As mentioned before, the model could be improved, as a future extension, with a better dataset to increase accuracy. This dataset would be void of any images that were of bad quality, blocked the person’s facial expressions, or were not of real human beings. All these factors contributed to the current accuracy rates but can be improved with further research. This is important as it provides the justice system a tool to eliminate bias against those at a disadvantage. With an increased accuracy rate, courtrooms would be more trusting in the new technology and be able to aid those blinded by bias.
The justice system has had a long history of overlooking the emotional reactions of suspects. From their built-in responses such as their fight, flight, or freeze to our responses to danger, humans are complex beings.
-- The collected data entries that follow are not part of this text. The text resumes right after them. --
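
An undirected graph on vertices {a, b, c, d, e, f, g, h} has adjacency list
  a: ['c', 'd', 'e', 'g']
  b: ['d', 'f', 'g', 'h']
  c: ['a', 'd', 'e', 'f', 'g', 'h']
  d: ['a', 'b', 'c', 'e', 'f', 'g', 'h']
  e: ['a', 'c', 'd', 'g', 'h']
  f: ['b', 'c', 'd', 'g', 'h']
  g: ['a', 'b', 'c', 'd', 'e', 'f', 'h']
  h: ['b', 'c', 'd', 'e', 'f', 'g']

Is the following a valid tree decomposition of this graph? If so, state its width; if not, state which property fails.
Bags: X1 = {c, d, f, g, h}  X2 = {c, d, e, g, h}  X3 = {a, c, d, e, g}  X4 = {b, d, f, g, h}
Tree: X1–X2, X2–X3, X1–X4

Checking the three conditions: (i) the bags cover all of {a, b, c, d, e, f, g, h}; (ii) for each edge, some bag contains both endpoints; (iii) the bags containing any fixed vertex form a subtree. All hold, so the decomposition is valid with width 5 − 1 = 4.

Yes; width 4.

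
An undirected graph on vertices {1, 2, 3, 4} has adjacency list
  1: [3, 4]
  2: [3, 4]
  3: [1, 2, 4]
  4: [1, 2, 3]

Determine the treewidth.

A width-2 tree decomposition is:
Bags: B1 = {2, 3, 4}  B2 = {1, 3, 4}
Tree: B1–B2
Every bag has size at most 3, so the width is 3 − 1 = 2 and tw(G) ≤ 2. For the lower bound, the 3 vertices {1, 3, 4} are pairwise adjacent, and any tree decomposition puts a clique entirely inside one bag — forcing width ≥ 2. The upper and lower bounds meet at 2, so that is the treewidth.

2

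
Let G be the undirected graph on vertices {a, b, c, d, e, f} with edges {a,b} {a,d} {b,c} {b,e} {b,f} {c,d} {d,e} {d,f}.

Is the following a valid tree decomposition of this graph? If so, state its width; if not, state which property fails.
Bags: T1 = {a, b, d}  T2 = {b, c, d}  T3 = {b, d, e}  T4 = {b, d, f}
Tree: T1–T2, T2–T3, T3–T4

Yes; width 2.

Checking the three conditions: (i) the bags cover all of {a, b, c, d, e, f}; (ii) for each edge, some bag contains both endpoints; (iii) the bags containing any fixed vertex form a subtree. All hold, so the decomposition is valid with width 3 − 1 = 2.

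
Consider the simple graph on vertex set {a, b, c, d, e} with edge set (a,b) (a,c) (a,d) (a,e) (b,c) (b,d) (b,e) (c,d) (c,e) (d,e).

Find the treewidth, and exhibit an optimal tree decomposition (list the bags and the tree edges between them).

A single bag containing all 5 vertices is trivially a valid decomposition of width 4. On the other hand G contains the 5-clique {a, b, c, d, e}. A clique must lie in a single bag of any decomposition, so no decomposition can have width below 4. The upper and lower bounds meet at 4, so that is the treewidth.

Treewidth 4.
One such decomposition:
Bags: B1 = {a, b, c, d, e}
Tree: (single bag)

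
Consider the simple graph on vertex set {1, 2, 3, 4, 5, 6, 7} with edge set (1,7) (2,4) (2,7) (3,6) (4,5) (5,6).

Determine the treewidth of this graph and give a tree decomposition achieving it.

Treewidth 1.
Bags: B1 = {1, 7}  B2 = {2, 7}  B3 = {2, 4}  B4 = {4, 5}  B5 = {5, 6}  B6 = {3, 6}
Tree: B1–B2, B2–B3, B3–B4, B4–B5, B5–B6

Every bag has size at most 2, so the width is 2 − 1 = 1 and tw(G) ≤ 1. Since G has at least one edge (e.g. 1–7), it is not an edgeless graph, so tw(G) ≥ 1. Therefore the treewidth is 1.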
Catching these aspects of a conversation or encounter can unravel a whole interrogation but instead have been dismissed to lack of credibility. This pertinent issue must be faced with a solution, which is what this model provides. Utilizing the resources of Kaggle as well the elements of Google Collab, the program was able to achieve unbiased results. The models constructed in this project provided concise answers to the unwritten question: what is someone feeling? The data unveiled the hidden emotions that could have never been identified with the same accuracy by human eyes. With multiple Keras packages imported as well as OpenCV, a deep learning model with seven layers was constructed. This model creates opportunities for the justice system to become less biased and consider the emotional responses present in evidence and interrogations.